DAX will only offer high-quality datasets with clearly-defined open data licenses in standardized formats, according to IBM. Will also provide metadata and supplementary content such as tutorials, making it easier for corporations to get started with the datasets.
The repository will also provide unique access to various IBM and IBM Research datasets. For example, IBM is releasing the Finance Proposition Bank and Contracts Proposition Bank datasets. These datasets are part of an active research program aimed at improving the natural language understanding technologies underlying some IBM products like Watson Natural Language Understanding.
IBM designed the DAX repository to complement the IBM Model Asset eXchange (MAX), which helps data scientists and developers find free and open source machine learning and deep learning models.
The goal, IBM said in a blog post is "to make it straightforward to use DAX and MAX assets in conjunction with IBM AI products as well as other hybrid, multicloud AI tooling, both proprietary and open source."

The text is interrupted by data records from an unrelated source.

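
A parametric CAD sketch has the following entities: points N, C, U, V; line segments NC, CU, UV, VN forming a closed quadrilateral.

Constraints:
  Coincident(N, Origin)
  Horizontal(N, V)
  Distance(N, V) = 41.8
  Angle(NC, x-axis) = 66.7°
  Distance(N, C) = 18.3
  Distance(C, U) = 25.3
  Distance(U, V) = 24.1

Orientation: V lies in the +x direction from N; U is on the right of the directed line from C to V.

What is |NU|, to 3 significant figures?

19.3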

In other open-source news, IBM on Tuesday launched three new open source projects — Kabanero, Appsody, and Codewind — that should make it easier for developers to build and deploy cloud-native apps for Kubernetes. The move lines up with IBM's focus on helping businesses adopt hybrid cloud strategies -- containers are increasingly a part of hybrid cloud deployments.

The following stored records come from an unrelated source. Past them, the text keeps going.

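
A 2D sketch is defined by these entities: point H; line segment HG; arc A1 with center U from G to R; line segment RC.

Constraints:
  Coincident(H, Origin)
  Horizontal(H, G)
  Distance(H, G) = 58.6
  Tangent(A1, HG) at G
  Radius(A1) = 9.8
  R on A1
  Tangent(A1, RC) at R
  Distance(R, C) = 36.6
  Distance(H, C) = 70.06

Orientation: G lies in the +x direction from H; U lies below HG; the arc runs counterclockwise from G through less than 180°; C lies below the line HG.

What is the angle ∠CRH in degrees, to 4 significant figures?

107.0°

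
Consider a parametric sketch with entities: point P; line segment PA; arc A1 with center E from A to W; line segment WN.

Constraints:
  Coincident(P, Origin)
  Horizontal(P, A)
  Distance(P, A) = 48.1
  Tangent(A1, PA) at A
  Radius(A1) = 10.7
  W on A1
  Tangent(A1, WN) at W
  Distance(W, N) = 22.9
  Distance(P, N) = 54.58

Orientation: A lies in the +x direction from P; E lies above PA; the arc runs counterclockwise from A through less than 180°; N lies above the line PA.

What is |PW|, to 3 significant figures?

59.0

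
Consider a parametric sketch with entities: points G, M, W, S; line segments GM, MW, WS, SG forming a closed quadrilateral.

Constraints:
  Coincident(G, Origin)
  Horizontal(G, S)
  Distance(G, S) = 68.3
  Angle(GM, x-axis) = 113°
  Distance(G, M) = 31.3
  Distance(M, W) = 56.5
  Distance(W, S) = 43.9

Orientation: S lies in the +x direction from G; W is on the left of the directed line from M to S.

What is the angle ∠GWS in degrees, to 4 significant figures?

84.23°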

Appsody provides pre-configured stacks and templates for popular open source runtimes and frameworks, which developers can use to build applications for Kubernetes and Knative deployments.
Kabanero integrates popular runtimes and frameworks with a Kubernetes-native DevOps toolchain. It will incorporate Appsody stacks and templates into its overarching framework.
Meanwhile, Codewind is a project managed by the Eclipse Foundation that provides extensions to popular integrated development environments (IDEs) like VS Code, Eclipse and Eclipse Che. IBM made the first major contribution to Codewind.